Hopefully the competition in being increasingly premium for no reason will grind to a halt as performance has become enough across the board. And then, Sony will be right there in the reasonable midrange as the big players fight to realign.
Or maybe they will divest like with VAIO, and honestly that could be to the better - maybe fresh eyes can cause something creative with the OS strategy.
There is nothing creative going to happen in the OS strategy. All mfgs chose to have a race to the bottom. If sony plays the camera tech card right it might get consumers. But the form factor (doesn’t help) i think.
But to be fair, all Android adaptations have basically without exception been worse than the base/stock experience. So that is a race to the bottom i can get behind in that regard.
I was thinking more along the lines of mainlined Linux support from day one and support for arbitrary OS:es in their flashing tools. I realize that’s unfounded, but one can always hope - and they have done pretty well so far.
Oh yes. I think they try to have their phones running with mainline kernels. But thats only one part of the equation. There is a lot of work involved in having a working/performing phone. Ie look at how SFOS behaves on sony HW and how much it takes advantage of it.
And that doesn’t just go for their mobile phone department, either…
Actually I like my Sony XA2 and prefer it to my iphone 12 mini. It has better battery life and cost me £190 brand new … as opposed to the £600 I had to pay for the iPhone. Its a good value middle-of-the road model in my opinion - nothing fancy, just a good reliable workhorse. I, for one, will be sad to see yet another manufacturer exit the market.

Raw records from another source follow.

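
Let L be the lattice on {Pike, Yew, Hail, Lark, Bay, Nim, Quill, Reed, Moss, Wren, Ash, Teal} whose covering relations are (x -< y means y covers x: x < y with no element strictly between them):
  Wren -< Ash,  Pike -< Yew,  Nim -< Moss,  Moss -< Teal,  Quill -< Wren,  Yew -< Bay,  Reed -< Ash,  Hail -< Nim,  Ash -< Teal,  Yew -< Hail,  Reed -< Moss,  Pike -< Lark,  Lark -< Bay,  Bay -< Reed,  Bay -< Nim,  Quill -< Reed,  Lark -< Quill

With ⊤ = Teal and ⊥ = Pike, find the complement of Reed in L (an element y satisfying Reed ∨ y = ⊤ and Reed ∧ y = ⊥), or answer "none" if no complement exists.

For every candidate y, either Reed ∨ y ≠ Teal or Reed ∧ y ≠ Pike; no complement exists.

none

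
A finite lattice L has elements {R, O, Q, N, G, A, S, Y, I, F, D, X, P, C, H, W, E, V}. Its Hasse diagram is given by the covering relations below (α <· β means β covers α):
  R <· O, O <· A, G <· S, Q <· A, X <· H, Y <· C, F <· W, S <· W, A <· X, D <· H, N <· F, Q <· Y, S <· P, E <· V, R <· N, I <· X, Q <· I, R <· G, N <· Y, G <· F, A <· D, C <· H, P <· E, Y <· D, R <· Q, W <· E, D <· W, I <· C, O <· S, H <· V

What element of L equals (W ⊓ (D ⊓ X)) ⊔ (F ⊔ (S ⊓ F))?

D ∧ X = A
W ∧ A = A
S ∧ F = G
F ∨ G = F
A ∨ F = W

W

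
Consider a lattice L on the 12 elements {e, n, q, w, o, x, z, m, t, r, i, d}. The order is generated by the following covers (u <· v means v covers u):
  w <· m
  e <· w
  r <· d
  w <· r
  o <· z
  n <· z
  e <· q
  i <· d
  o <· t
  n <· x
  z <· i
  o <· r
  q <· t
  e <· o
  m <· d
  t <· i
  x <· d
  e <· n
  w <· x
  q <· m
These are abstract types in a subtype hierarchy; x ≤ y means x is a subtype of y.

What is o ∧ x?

e

Common lower bounds of {o, x}: e.
The greatest among these is e.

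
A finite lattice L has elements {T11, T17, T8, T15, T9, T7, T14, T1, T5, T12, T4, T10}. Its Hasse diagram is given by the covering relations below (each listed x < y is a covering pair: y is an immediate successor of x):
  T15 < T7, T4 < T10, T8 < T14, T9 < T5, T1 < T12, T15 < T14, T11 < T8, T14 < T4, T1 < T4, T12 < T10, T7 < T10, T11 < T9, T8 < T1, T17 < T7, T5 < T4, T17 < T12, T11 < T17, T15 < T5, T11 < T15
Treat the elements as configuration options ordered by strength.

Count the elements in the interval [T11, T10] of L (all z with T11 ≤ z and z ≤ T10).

12

The interval [T11, T10] = {T1, T10, T11, T12, T14, T15, T17, T4, T5, T7, T8, T9}, which has 12 elements.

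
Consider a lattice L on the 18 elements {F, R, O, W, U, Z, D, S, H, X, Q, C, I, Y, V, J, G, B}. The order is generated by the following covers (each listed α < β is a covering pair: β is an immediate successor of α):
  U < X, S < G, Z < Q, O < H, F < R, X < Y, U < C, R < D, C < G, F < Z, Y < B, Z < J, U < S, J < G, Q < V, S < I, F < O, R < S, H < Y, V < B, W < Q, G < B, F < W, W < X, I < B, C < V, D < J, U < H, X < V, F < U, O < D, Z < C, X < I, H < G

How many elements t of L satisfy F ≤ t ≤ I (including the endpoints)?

7

The interval [F, I] = {F, I, R, S, U, W, X}, which has 7 elements.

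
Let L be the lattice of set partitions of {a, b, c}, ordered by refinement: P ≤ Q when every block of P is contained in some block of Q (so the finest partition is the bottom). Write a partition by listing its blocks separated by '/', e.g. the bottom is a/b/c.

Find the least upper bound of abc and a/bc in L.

abc

The join of abc and a/bc merges any blocks that overlap across the partitions, giving abc.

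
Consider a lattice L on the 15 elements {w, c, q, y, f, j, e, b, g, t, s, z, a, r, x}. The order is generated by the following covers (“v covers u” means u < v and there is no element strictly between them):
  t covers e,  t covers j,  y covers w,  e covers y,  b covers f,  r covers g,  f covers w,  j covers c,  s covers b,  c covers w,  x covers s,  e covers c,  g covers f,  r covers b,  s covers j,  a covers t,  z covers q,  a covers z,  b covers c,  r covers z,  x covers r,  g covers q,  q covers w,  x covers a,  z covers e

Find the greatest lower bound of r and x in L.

r

Common lower bounds of {r, x}: b, c, e, f, g, q, r, w, y, z.
The greatest among these is r.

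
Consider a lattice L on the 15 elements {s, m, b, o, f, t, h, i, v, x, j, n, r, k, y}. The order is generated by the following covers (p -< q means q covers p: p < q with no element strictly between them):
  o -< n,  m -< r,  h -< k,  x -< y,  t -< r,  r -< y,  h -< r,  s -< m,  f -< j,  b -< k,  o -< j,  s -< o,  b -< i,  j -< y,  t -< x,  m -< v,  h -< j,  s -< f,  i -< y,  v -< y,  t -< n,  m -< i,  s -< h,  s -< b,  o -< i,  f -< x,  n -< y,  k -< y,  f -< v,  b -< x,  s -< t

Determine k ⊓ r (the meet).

h

Common lower bounds of {k, r}: h, s.
The greatest among these is h.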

I’ve heard rumors and analytics say Sony is going to quite the smartphone market for the last three years at least. But it appears that their management made a principle decision to keep the business whatever the cost it takes. In any case, quitting is not on their agenda today and I think there’s no reason for us to be overly concerned about it.

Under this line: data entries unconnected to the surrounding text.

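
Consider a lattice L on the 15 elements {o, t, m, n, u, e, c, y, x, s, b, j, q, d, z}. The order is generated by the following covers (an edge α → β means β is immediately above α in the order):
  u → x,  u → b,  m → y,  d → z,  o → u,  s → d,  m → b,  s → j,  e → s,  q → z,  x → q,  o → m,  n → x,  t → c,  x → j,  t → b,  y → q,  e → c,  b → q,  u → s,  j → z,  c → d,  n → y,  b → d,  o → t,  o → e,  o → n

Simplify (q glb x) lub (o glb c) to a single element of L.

q ∧ x = x
o ∧ c = o
x ∨ o = x

x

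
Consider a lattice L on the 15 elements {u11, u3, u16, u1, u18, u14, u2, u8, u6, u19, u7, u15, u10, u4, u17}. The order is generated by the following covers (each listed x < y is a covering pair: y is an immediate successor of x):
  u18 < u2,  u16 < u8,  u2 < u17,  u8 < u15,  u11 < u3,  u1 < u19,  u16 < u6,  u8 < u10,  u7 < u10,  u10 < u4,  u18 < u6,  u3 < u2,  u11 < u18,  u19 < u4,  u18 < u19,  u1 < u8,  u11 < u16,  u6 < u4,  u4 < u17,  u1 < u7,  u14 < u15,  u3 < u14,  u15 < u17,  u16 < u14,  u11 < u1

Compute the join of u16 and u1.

u8

Common upper bounds of {u16, u1}: u10, u15, u17, u4, u8.
The least among these is u8.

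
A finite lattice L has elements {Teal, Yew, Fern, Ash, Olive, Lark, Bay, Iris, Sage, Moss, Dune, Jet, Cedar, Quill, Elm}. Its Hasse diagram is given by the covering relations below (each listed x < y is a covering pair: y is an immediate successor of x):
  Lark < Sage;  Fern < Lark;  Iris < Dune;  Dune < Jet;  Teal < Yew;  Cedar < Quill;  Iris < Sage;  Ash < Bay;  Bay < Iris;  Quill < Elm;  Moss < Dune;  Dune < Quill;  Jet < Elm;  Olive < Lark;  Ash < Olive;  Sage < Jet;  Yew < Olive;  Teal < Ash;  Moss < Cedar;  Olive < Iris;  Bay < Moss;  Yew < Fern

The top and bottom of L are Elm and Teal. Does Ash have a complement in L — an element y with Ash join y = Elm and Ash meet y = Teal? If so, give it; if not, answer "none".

For every candidate y, either Ash ∨ y ≠ Elm or Ash ∧ y ≠ Teal; no complement exists.

none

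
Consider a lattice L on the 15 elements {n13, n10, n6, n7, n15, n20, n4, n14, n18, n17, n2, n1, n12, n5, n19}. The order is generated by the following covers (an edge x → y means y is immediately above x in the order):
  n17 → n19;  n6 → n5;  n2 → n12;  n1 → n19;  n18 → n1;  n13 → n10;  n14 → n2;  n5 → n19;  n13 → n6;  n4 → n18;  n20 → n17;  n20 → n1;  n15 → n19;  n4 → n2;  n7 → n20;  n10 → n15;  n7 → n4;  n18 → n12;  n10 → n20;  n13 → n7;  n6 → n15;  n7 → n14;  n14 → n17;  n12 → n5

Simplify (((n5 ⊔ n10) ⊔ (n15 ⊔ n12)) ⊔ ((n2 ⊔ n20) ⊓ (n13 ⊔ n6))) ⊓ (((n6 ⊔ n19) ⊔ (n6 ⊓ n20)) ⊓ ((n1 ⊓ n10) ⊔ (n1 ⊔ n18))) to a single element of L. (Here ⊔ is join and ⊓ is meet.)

n1

n5 ∨ n10 = n19
n15 ∨ n12 = n19
n19 ∨ n19 = n19
n2 ∨ n20 = n19
n13 ∨ n6 = n6
n19 ∧ n6 = n6
n19 ∨ n6 = n19
n6 ∨ n19 = n19
n6 ∧ n20 = n13
n19 ∨ n13 = n19
n1 ∧ n10 = n10
n1 ∨ n18 = n1
n10 ∨ n1 = n1
n19 ∧ n1 = n1
n19 ∧ n1 = n1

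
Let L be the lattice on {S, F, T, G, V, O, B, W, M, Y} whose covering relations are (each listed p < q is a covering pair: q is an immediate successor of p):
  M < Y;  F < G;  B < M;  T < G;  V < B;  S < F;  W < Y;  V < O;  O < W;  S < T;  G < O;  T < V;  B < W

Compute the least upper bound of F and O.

Common upper bounds of {F, O}: O, W, Y.
The least among these is O.

O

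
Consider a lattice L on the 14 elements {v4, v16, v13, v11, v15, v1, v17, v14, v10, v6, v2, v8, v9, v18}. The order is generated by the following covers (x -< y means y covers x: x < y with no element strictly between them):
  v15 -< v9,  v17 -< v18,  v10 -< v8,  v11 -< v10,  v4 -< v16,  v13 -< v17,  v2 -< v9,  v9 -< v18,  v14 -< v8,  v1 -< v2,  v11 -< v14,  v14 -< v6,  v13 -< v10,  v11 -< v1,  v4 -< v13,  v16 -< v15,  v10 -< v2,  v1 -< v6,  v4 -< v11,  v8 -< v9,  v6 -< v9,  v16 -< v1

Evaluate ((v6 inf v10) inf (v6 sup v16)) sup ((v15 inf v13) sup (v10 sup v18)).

v18

v6 ∧ v10 = v11
v6 ∨ v16 = v6
v11 ∧ v6 = v11
v15 ∧ v13 = v4
v10 ∨ v18 = v18
v4 ∨ v18 = v18
v11 ∨ v18 = v18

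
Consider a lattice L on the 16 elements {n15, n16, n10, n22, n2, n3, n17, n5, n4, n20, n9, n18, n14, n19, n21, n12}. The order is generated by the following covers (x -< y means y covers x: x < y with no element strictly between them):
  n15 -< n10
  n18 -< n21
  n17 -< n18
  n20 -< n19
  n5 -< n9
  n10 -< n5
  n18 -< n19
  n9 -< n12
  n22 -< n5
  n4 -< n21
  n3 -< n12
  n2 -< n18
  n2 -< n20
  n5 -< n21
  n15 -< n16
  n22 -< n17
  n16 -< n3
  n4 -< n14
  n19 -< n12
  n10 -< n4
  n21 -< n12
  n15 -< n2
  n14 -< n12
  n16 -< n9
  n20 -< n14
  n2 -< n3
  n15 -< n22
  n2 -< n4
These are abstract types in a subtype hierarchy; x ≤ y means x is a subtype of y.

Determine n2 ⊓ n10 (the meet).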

Yes, I think we definitely need more regulation here. We could require random companies to build cell phones and other consumer goods like they did in the GDR (e.g. shipyards were required to build furniture for the consumer market). That really worked exceptionally well for them. The US had only 5 million cell phone subscribers back in 1990, I don’t have the numbers for the Soviet Union but I guess they must have had much, much more cell phone companies and users without those dirty capitalists ruining everything.
Sorry, I do not recall i was asking for a planned economy.
Sorry, just tried to spin it a bit further to explain why regulations are such a great thing
Capitalism does not work without regulations. It ends up in a race to bottom, killing competition, creating oligopolies or monopolies. The USA was breaking up monopolies a few times (they watered their mechanisms up since by lobbyist pressure), we have anti trust offices to stop mergers that will become to dominant.
Well, that’s your opinion. We may fundamentally disagree here, I’m still hoping we can somehow make SFOS work for more people whatever they leaning may be.
(You’ve stated your opinion, I’ve stated mine. We should probably avoid going too off-topic here.)